I am touched by the vulnerability and courage of Joan Rivers (PEOPLE, Oct. 27). Although Joan may at first look like an aggressive workaholic, she still comes through as a woman who has all the qualities of femininity. Too tasteless? Too polite? Maybe, and who cares? Thanks, Joan, for being so real.
Carolyn M. Lowrey
Cedar Ridge, Calif.
It's great going off to dreamland now, laughing rather than being bored to sleep or feeling depressed about the world situation by watching the late news. Too bad Joan Rivers can't also have a morning show to entertain us while the other show hosts are "solving" the world's problems. Keep us smiling in D.C., Joan, we need you.
Barbara E. McConaghy
Joan Rivers rarely uses any new material and does not act like herself during the program. Either she gets some new material or I switch back to Johnny and Ed.
Enough already about the talk show "wars." Let's sit back and enjoy hearing Joan talk. Having a live show every night is like going to a party. You never know what's going to happen.
New York City
Since that first night, my husband and I kiss the news goodbye and say hello to Joan. When her show is over, I look at my husband and say, "Johnny who?" Keep up the great work, Joan!
As a police officer and a former nurse, I have received only admiration and cooperation from the men in blue and from citizens. This once macho profession is indeed a secret society, a brave brotherhood whose feelings for each other rival those of any club. Thanks to Mark Baker and to PEOPLE for showing our lives in words.
In 1976 I was 18 years old and wild, and I ended up in jail. But the most important thing is the words the cop who arrested me said: "Stop now, or this is what you can look forward to for the rest of your life." Let me tell you, I grew up in a matter of seconds. All I can say is thank God for these men and women who risk their lives for us. And to that street cop who gave me back my future, thank you.

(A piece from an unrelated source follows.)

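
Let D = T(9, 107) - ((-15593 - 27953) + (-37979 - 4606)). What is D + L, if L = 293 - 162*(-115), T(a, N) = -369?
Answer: 104685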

Everyone criticizes the police, but if it weren't for police, just think how much worse this world would be. Policemen and policewomen are human beings just like everyone else. Let's stop thinking of them as the bad guys and start to give them the credit that's long overdue.
Great Peace March
The pictures and captions of the Great Peace March for Global Nuclear Disarmament left me in awe. I praise these strong and courageous people for "planting seeds of peace all along the way." Bless these remarkable people on their journey.
Leslie A. Smith
The 11-page photo essay was one of your most outstanding stories. It is a perfect example of the statement "A picture is worth a thousand words." One does not have to agree with the marchers' cause to have enjoyed the story, but they must indeed be praised for their tenacity and courage. Thanks to Jeff Share for his exceptional photos and to you for making me more aware of what the peace marchers have endured.
Beverly Hills, Calif.
While the Peace March had its triumphs and despairs, it has also had its tragedies. My daughter, Cynthia, 24, who was with the march from the beginning, died from an automobile accident April 25, while they were walking through southern Utah. Her sacrifice to the march and to world peace has been little noted; however, I hope it will be found to have significance in some way.
Rancho Palos Verdes, Calif.
Mrs. Reagan once said, "Drugs ruin the hopes and dreams of all children." True. Her husband's nuclear arms race ruins the hopes and dreams of everyone. May God bless everyone who has supported, walked and helped the Peace March.
Congratulations on your article. What touched me most was Rick Nelson's children. It was so refreshing to have a story that didn't slam Rick. Instead it gave insight into what life was like for his children and how they've stuck together through tragedy. I'll look forward to seeing the Nelsons on TV, in movies and listening to their records. They are carrying on with the great Nelson tradition: warm, family entertainment.
Say it isn't so! Tell me that isn't Olivia de Havilland baring her ample vintage bosom in the Jacuzzi article. I haven't been so offended since you forced me to gaze at Rodney Dangerfield's rump. I can't understand why such a genteel actress would pose for that picture, much less allow it to be used in a national magazine. Has Ms. de Havilland lost her marbles as well as her bathing suit? What would Ashley say, my dear?
Joyce R. Slater
If I read another word about Jane Pauley, I think I'll scream! Big deal—she's got three children. My mother had six, worked, entertained...and could leap tall buildings in a single bound!